Wow! A beautiful, gorgeous animation.
I'll give you some general pointers, based-on my experiences with animations on the N5:
- For full-screen animations, I recommend frames that do not exceed dimensions of 720x1280 pixels. My N5 (and many others) lock-up with anything larger than that. You simply scale it from 720x1280 to 1080x1920 in the desc.txt. Maybe I'm blind, but I really can't tell the difference between 1080x1920, and 720x1280 scaled-to 1080x1920 ***ON A 5-INCH SCREEN***.
- I've had issues when the number of frames in folders. For non-looping folders, I recommend not exceeding 199 frames; for looping folders, I try keeping that value under 100. There are animations that get away with many more frames in a folder, but those animations have very small frame sizes. For full-screen animations, keep a tight reign on frame counts.
- Keep the fame image sizes small. I try and target under 120KB per image, and much less if I can. You can save as JPG (and reduce quality), reduce the image sizes by scaling or cropping, or reduce the image palette (number of image colors).
I'll address your questions:
1. Smaller zip:Scale the images: I scaled your animation from 1080x1920 to 720x1280, and the zip size decreased from 21MB to 12MB.
Optimize: I post-processed the scaled images further with "optipng" (in lossless mode), and it further reduced the total archive from 12MB to 10MB. Optipng looks at the palette, and determines how best to save the image.
Reduce the palette: Your images are RGB/24-bit. You could reduce the frames to 8-bit (256 colors), but you'll run into potential issues with banding of gradients. Optipng does essentially the same thing in a "nicer" way.
Scaling the images and optimizing them, while keeping them as PNG files is probably the best route.
2. Making part2 run on all devices:Try reducing the number of frames in that folder, or shorten that segment of the animation. 227 frames is too many.
Your "part2" folder is the largest part of the animation. With the "c's" in the desc.txt, the last folder is the "close-out", or conclusion to the animation. The "c" identifiers tell the phone "do this until you hit this milestone, then do this". That last folder should be brief; I'm usually seeing it used after coming out of a long loop, with a quick transition from the loop to a logo of some type. The phone also expects it to be short, or it would stay on the loop longer. The 720p phone might be thinking "I'm not waiting for this final folder to complete; I'm ready to go to the lockscreen NOW". At 60 FPS and 212 frames, that's just under 4 seconds; perhaps that should be 2 seconds or so. Dunno. You'll have to play.

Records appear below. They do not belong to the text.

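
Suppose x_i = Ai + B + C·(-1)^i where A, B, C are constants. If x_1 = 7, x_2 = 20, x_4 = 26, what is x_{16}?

Write the equations: A + B - C = 7; 2A + B + C = 20; 4A + B + C = 26.
Subtracting the first from the second: A + 2C = 13.
Subtracting the second from the third: 2A = 6.
Solving: C = 5, A = 3, then B = 9.
Therefore x_{16} = 48 + 9 + 5·1 = 62.

62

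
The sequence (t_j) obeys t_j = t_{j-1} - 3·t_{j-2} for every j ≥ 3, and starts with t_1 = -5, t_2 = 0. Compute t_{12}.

465

Applying the relation repeatedly:
t_3 = 15; t_4 = 15; t_5 = -30; t_6 = -75; t_7 = 15; t_8 = 240; t_9 = 195; t_{10} = -525; t_{11} = -1110; t_{12} = 465.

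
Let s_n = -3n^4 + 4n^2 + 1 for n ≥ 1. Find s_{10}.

-29599

s_{10} = -3·10^4 + 4·10^2 + 1 = -29599.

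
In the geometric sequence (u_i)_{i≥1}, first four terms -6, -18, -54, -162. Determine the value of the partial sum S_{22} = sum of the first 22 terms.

-94143178824

Common ratio r = 3.
u_i = (-6)·3^(i-1).
S = (-6)·(3^22 - 1)/(3 - 1) = (-6)·(31381059609 - 1)/(2) = -94143178824.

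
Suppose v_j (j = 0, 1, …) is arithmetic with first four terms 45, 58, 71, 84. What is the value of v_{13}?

Common difference d = 13.
v_j = 45 + (j - 0)·13.
v_{13} = 45 + 13·13 = 214.

214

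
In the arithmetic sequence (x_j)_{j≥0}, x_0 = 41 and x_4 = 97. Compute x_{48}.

Common difference d = (97 - 41) / (4 - 0) = 14.
x_j = 41 + (j - 0)·14.
x_{48} = 41 + 48·14 = 713.

713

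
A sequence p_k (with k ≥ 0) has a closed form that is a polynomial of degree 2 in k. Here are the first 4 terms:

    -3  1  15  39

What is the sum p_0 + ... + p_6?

1st diffs: 4, 14, 24.
2nd diffs: 10, 10 (constant).
So p_k = 5k^2 - k - 3.
Continuing: 73, 117, 171.
Summing k = 0..6 (7 terms) gives 413.

413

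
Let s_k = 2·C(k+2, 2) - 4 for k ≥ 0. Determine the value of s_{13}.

206

C(15, 2) = 105, so s_{13} = 206.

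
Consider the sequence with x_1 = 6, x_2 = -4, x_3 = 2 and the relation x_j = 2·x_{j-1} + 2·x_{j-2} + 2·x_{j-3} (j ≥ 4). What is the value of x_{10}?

3152

Applying the relation repeatedly:
x_4 = 8;  x_5 = 12;  x_6 = 44;  x_7 = 128;  x_8 = 368;  x_9 = 1080;  x_{10} = 3152.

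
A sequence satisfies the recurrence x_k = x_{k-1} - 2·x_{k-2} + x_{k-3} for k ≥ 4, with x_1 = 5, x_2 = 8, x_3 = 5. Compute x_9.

x_4 = -6, x_5 = -8, x_6 = 9, x_7 = 19, x_8 = -7, x_9 = -36.

-36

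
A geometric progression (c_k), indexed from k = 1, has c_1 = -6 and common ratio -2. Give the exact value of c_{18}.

c_k = (-6)·(-2)^(k-1).
c_{18} = (-6)·(-2)^17 = 786432.

786432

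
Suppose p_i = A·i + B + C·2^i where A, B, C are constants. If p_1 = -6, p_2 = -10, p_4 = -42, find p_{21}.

The three given values yield: A + B + 2C = -6; 2A + B + 4C = -10; 4A + B + 16C = -42.
Subtracting the first from the second: A + 2C = -4.
Subtracting the second from the third: 2A + 12C = -32.
Solving: C = -3, A = 2, then B = -2.
Hence p_{21} = 2·21 + (-2) + (-3)·2097152 = -6291416.

-6291416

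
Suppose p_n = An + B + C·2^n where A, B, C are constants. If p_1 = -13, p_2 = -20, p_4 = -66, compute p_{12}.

At n = 1, 2, 4: A + B + 2C = -13; 2A + B + 4C = -20; 4A + B + 16C = -66.
Subtracting the first from the second: A + 2C = -7.
Subtracting the second from the third: 2A + 12C = -46.
Solving: C = -4, A = 1, then B = -6.
So p_n = 1·n + (-6) + (-4)·2^n; at n=12 this is -16378.

-16378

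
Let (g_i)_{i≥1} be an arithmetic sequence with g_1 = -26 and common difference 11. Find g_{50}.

513

g_i = -26 + (i - 1)·11.
g_{50} = -26 + 49·11 = 513.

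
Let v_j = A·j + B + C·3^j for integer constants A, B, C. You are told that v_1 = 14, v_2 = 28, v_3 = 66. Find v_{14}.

9565972

At j = 1, 2, 3: A + B + 3C = 14; 2A + B + 9C = 28; 3A + B + 27C = 66.
Subtracting the first from the second: A + 6C = 14.
Subtracting the second from the third: A + 18C = 38.
Solving: C = 2, A = 2, then B = 6.
So v_j = 2·j + 6 + 2·3^j; at j=14 this is 9565972.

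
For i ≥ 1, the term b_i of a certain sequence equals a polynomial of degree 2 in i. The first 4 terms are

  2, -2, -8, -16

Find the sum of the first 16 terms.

-1568

1st diffs: -4, -6, -8.
2nd diffs: -2, -2 (constant).
Newton forward-difference form: b_i = 2 + (-4)·C(i-1,1) + (-2)·C(i-1,2).
Continuing: …, -26, -38, -52, -68, …, b_{16} = -268.
Summing i = 1..16 (16 terms) gives -1568.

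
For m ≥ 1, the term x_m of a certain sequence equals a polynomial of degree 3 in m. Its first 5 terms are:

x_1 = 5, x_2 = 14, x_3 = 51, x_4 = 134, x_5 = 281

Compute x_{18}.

1st diffs: 9, 37, 83, 147.
2nd diffs: 28, 46, 64.
3rd diffs: 18, 18 (constant).
Newton forward-difference form: x_m = 5 + 9·C(m-1,1) + 28·C(m-1,2) + 18·C(m-1,3).
At m = 18: m-1 = 17, so x_{18} = 5 + 153 + 3808 + 12240 = 16206.

16206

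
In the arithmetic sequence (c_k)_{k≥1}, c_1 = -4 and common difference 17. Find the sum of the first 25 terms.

c_k = -4 + (k - 1)·17.
c_{25} = 404; S = 25·(-4 + 404)/2 = 5000.

5000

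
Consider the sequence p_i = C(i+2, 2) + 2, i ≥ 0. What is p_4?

C(6, 2) = 15, so p_4 = 17.

17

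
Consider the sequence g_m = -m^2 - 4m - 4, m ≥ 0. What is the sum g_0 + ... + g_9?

Over m = 0..9: Σm = 45, Σm² = 285.
Total = (-1)·285 + (-4)·45 + (-4)·10 = -505.

-505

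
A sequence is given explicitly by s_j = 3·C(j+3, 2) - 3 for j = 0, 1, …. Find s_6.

105

C(9, 2) = 36, so s_6 = 105.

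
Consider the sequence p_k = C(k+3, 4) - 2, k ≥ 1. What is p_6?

124

C(9, 4) = 126, so p_6 = 124.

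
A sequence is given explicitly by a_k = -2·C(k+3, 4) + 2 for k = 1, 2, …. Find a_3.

-28

C(6, 4) = 15, so a_3 = -28.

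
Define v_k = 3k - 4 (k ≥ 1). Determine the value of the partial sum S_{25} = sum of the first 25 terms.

Over k = 1..25: Σk = 325.
Total = (3)·325 + (-4)·25 = 875.

875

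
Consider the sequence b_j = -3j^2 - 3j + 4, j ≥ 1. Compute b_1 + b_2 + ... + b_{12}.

-2136

Over j = 1..12: Σj = 78, Σj² = 650.
Total = (-3)·650 + (-3)·78 + (4)·12 = -2136.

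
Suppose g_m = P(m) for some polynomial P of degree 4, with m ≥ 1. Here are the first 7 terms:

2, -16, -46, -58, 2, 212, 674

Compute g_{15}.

33602

1st diffs: -18, -30, -12, 60, 210, 462.
2nd diffs: -12, 18, 72, 150, 252.
3rd diffs: 30, 54, 78, 102.
4th diffs: 24, 24, 24 (constant).
So g_m = m^4 - 5m^3 - m^2 + 5m + 2.
Evaluating at m = 15 gives g_{15} = 33602.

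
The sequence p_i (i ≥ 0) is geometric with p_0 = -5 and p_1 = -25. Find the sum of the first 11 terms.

Common ratio r = 5.
p_i = (-5)·5^(i-0).
S = (-5)·(5^11 - 1)/(5 - 1) = (-5)·(48828125 - 1)/(4) = -61035155.

-61035155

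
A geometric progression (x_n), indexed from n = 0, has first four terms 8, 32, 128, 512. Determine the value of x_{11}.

Common ratio r = 4.
x_n = 8·4^(n-0).
x_{11} = 8·4^11 = 33554432.

33554432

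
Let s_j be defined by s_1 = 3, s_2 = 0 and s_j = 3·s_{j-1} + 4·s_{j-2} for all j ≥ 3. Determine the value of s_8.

9828

Compute successive terms:
s_3 = 12;  s_4 = 36;  s_5 = 156;  s_6 = 612;  s_7 = 2460;  s_8 = 9828.
(Characteristic roots are 4 and -1.)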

3. Making it run on 720p devices:Could be solved by #2 above, or another solution. I'm looking at your desc.txt, and I don't think it's right.
Code:
1080 1920 60c 1 0 part0 #FFFFFF -1c 1 0 part1 #FFFFFF -1c 1 0 part2 #FFFFFF -1
Let's look at this.
First, get rid of the "#FFFFFF -1" on every line. You're running a full-screen animation, yet you're pulling-in a white background. Not needed, unless you're letter-boxing (cropping) the animation.
Your "loop" is folder "part1", yet you're not looping it. "c 1 0 part1" should be "c 0 0 part1". If there were "p's" instead of "c's", a "p 0 0 part1" would never get to the next folder; that "c" tells it to "continue looping until you hit the next event"
I think you're desc.txt should look like:
Code:
1080 1920 60c 1 0 part0c 0 0 part1c 1 0 part2
4. Porting it for 1440p devices:All you need to do change the desc.txt line from "1080 1920 60" to "1440 2560 60". That's it. Either the 720x1280 or 1080x1920 frames will work fine. I'd still probably use the smaller 720p frames, but the 1080p frames will probably work. Again, I question whether anyone can tell the difference between 1440p frames and 1080p frames (scaled to 1440p) on a 6-inch screen.
5. Make the animations run at 30 fps:Delete every other frame (odds or evens) in the animation, and change "1080 1920 60" to "1080 1920 30". Easy.

Some things to look at:
- Your loop, "part1" is very short, considering it's probably the longest thing that folks will see while booting. I'd love to see more of the pizazz you have in folder "part2", frames 48-77, incorporated into folder "part1"
- In "part2" frames 257-274 are identical. That's 18 frames. Removes frames 258-274, and in the desc.txt, you can change the last line from "c 1 0 part2" to "c 1 17 part2"; that will run the frames through once, then hold the last frame for 17 frames duration. And you get to kill 17 frames.